We checked and rechecked the tide and current tables. We watched the clock. Today we planned to make the passage from Long Island Sound to the Hudson River via the East River and the famous Hell Gate.
We decided we should leave our mooring at 2pm in order to arrive at the East River at Throgs Neck just before high tide. This, the books assure us, will give us a fair current for the entire 15 mile passage.
Alan joined us for coffee and a last visit for the next couple of weeks until we meet up again somewhere in the Chesapeake Bay. And our mooring neighbors from another Manta catamaran, What If, dinghied over for a quick introduction. All of this took our minds off the impending challenge.

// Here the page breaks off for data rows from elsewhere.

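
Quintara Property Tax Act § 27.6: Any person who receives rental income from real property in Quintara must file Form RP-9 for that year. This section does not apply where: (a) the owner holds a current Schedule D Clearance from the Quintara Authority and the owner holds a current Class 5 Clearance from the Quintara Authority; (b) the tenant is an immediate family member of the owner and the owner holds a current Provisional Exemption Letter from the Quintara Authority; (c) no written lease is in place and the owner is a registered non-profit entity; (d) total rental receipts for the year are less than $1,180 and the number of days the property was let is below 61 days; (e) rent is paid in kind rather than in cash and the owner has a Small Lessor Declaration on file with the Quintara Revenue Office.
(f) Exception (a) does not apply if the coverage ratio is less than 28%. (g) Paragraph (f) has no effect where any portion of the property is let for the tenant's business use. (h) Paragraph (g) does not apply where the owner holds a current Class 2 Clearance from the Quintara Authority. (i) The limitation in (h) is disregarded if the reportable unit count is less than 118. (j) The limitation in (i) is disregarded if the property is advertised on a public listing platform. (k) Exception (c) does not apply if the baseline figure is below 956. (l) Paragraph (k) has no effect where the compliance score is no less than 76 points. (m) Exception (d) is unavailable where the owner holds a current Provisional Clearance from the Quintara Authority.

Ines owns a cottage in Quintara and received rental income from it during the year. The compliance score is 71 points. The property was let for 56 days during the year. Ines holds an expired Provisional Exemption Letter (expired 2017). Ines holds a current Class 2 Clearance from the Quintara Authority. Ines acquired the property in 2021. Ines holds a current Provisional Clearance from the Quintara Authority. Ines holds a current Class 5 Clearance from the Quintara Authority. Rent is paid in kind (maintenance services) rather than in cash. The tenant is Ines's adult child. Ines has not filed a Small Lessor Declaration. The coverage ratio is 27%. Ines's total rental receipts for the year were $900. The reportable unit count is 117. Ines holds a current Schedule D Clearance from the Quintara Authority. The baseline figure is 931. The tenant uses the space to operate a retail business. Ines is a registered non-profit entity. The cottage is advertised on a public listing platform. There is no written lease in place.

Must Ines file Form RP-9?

Exception (a)'s conditions are all satisfied: a current Schedule D Clearance is held; a current Class 5 Clearance is held. However, paragraphs (f)–(j) must be considered: (f) operates against (a): the coverage ratio is 27%, less than the 28% limit. (g) is triggered (the space is let for business use), but yields to (h): (h) operates — a current Class 2 Clearance is held. (i) is triggered (the reportable unit count is 117, less than the 118 limit), but yields to (j): (j) operates against (i): the property is publicly advertised. So (a) is unavailable.
Exception (b) requires that the owner holds a current Provisional Exemption Letter from the Quintara Authority; but no current Provisional Exemption Letter is held, so (b) is unavailable.
Exception (c): there is no written lease; Ines is a registered non-profit — every condition holds. Turning to paragraphs (k)–(l): (k) applies — the baseline figure is 931, below the 956 limit. (l) is not engaged (the compliance score is 71 points, short of 76 points), so (k) stands. (c) is therefore removed.
Exception (d): total rental receipts for the year are $900, less than the $1,180 limit; the number of days the property was let is 56 days, below the 61 days limit — every condition holds. However, paragraph (m) must be considered: (m) is engaged — a current Provisional Clearance is held. So (d) is unavailable.
Exception (e) does not apply: no Small Lessor Declaration is on file.
Every exception is unavailable, so the rule governs.

Yes — Ines must file Form RP-9.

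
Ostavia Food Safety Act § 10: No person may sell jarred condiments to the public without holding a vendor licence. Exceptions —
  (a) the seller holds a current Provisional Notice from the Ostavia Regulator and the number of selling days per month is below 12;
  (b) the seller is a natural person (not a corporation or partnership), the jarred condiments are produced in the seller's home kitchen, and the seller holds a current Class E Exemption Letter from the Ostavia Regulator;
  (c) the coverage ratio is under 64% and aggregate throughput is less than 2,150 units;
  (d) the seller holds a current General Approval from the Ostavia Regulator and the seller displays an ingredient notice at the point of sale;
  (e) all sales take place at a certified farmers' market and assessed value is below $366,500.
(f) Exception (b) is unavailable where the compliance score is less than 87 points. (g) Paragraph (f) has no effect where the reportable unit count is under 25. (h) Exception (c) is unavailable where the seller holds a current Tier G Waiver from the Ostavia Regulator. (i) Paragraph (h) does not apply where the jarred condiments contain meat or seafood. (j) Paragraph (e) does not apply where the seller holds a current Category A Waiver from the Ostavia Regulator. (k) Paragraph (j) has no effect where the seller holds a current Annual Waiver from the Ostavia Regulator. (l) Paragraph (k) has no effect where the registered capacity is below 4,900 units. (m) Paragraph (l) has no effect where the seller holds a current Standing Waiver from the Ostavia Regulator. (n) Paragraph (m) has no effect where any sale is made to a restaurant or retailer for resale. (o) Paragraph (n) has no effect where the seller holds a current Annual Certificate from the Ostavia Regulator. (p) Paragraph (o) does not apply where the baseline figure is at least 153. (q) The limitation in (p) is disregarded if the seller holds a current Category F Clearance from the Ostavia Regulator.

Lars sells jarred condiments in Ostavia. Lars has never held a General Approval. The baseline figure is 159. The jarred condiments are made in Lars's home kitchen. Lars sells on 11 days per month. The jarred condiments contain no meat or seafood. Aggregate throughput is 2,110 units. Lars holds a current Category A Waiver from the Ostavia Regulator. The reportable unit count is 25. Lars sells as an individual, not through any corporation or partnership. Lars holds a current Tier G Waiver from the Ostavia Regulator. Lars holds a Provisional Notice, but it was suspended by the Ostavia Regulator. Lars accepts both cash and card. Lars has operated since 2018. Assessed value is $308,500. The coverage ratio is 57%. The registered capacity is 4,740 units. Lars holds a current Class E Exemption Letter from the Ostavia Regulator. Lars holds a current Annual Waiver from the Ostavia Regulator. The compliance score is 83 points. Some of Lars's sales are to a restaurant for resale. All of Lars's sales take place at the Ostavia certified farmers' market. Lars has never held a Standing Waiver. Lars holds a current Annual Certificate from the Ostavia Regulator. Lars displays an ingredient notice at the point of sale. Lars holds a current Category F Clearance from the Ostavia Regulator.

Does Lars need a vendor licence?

Exception (a) fails — there is no Provisional Notice in force.
All of (b)'s requirements are met (the seller is a natural person; the jarred condiments are home-kitchen produced; a current Class E Exemption Letter is held). But applying paragraphs (f)–(g): (f) is triggered — the compliance score is 83 points, less than the 87 points limit. (g) does not operate here (the reportable unit count is 25, not under 25), so (f) stands. (b) is therefore removed.
Exception (c): the coverage ratio is 57%, under the 64% limit; aggregate throughput is 2,110 units, less than the 2,150 units limit — every condition holds. But: (h) operates against (c): a current Tier G Waiver is held. (i) is not engaged (the jarred condiments contain no meat or seafood), so (h) stands. (c) is therefore removed.
Exception (d) does not apply: no current General Approval is held.
All of (e)'s requirements are met (all sales are at a certified farmers' market; assessed value is $308,500, below the $366,500 limit). Turning to paragraphs (j)–(q): (j) operates against (e): a current Category A Waiver is held. (k) would limit (j) — a current Annual Waiver is held — but (l) sets (k) aside: (l) is triggered — the registered capacity is 4,740 units, below the 4,900 units limit. (m), which would lift (l), is inapplicable — no current Standing Waiver is held. (e) is therefore removed.
Every exception is unavailable, so the rule governs.

Yes — Lars must hold a vendor licence.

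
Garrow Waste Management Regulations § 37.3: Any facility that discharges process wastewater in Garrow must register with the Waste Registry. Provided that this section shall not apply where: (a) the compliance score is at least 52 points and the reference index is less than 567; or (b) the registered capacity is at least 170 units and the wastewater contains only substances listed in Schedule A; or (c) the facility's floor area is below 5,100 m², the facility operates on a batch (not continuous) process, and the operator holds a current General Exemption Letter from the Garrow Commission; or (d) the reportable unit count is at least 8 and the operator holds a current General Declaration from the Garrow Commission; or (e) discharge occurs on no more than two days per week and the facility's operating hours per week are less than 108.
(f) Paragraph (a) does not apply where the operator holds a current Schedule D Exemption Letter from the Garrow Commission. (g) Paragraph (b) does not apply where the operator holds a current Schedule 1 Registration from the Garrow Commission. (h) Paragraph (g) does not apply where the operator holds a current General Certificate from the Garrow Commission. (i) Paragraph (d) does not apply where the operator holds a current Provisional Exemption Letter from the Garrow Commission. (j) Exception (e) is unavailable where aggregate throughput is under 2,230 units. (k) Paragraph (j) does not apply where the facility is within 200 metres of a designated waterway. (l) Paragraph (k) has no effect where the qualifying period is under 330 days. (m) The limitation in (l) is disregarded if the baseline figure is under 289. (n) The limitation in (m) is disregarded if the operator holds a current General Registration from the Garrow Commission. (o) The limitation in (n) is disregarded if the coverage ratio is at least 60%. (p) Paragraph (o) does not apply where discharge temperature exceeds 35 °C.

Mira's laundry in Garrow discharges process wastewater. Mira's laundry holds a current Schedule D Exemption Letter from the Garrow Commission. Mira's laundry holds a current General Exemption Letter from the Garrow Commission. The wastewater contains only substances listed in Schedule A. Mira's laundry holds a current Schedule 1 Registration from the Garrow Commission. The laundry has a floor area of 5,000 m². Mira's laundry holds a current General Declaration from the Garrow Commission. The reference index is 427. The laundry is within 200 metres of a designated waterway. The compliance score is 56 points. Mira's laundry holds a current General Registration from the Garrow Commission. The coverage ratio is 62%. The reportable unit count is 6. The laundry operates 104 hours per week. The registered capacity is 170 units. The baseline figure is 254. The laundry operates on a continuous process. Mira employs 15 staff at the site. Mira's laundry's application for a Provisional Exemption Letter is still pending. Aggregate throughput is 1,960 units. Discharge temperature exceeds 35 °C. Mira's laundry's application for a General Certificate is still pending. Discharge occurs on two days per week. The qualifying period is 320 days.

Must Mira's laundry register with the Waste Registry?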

Finally, just before two o’clock we fired up the engines and dropped the mooring, then circled Snow White and waved goodbye for now and headed out of Manhasset Bay and into the Sound.
We reached our official starting point, Throgs Neck Bridge, right on time.
For the next two hours we experienced one of the greatest cities in the world from a new vantage point. I remembered the first time Jack took me out on his little powerboat in Pittsburgh, how different the city looked from the water.
Most of New York City is on islands but you tend to forget that when you’re on land and navigating it by car or subway. By boat, negotiating the twists and turns of the East River, you’re reminded that the city is here because of the water and especially that the water was the primary mode of transportation for much of its history.
Shortly after entering the East River we started to see some of the underpinnings of the city, LaGuardia airport, a waste water treatment plant, Rikers Island.
Some of the bridges were beautiful.
As we approached Hell Gate we got a little nervous because a couple of sailor friends had dire warnings of swirling eddies and swift currents. On the other hand Alan told us it was no big deal, but he’s got that understated Brit thing so we went on high alert anyway.
The turn into Hell Gate went well. We could see some disturbed water, but Escape Velocity is so maneuverable that Jack steered right through it with no problems. It was only as we approached Roosevelt Island that we saw how fast the current was. Our boat speed topped out at 10 knots, but I didn’t get a shot of that.
We were now motoring between Roosevelt Island and Manhattan, and what a thrill it was to see New York from here!
The farther downtown we got the more the water traffic picked up. A float plane landed in front of us. There were helicopters overhead. We could hear the auto traffic thundering along the FDR highway. And suddenly we were surrounded by ferries.
As we passed under the last two beautiful bridges over the East River we were both twisting our heads around tracking the many ferries that seemed to want to converge on where we were. None of the ferry routes were marked on our charts so we kept close to Governor’s Island hoping to stay out of their way. Meanwhile there were a couple of small recreational sailboats blithely tacking back and forth. They obviously had stronger constitutions that we do!
We chose our moment to cross the Hudson and head for Liberty Island and passed a beautiful schooner in full sail, and the ubiquitous Staten Island ferry.
Finally we made it across the Hudson and picked our way behind Miss Liberty to a hidden anchorage that would be our home for the night.
The whole trip from Port Washington to Liberty Island was only 20 miles and took a little over three hours, but we think it was one of the coolest passages we’ve done yet!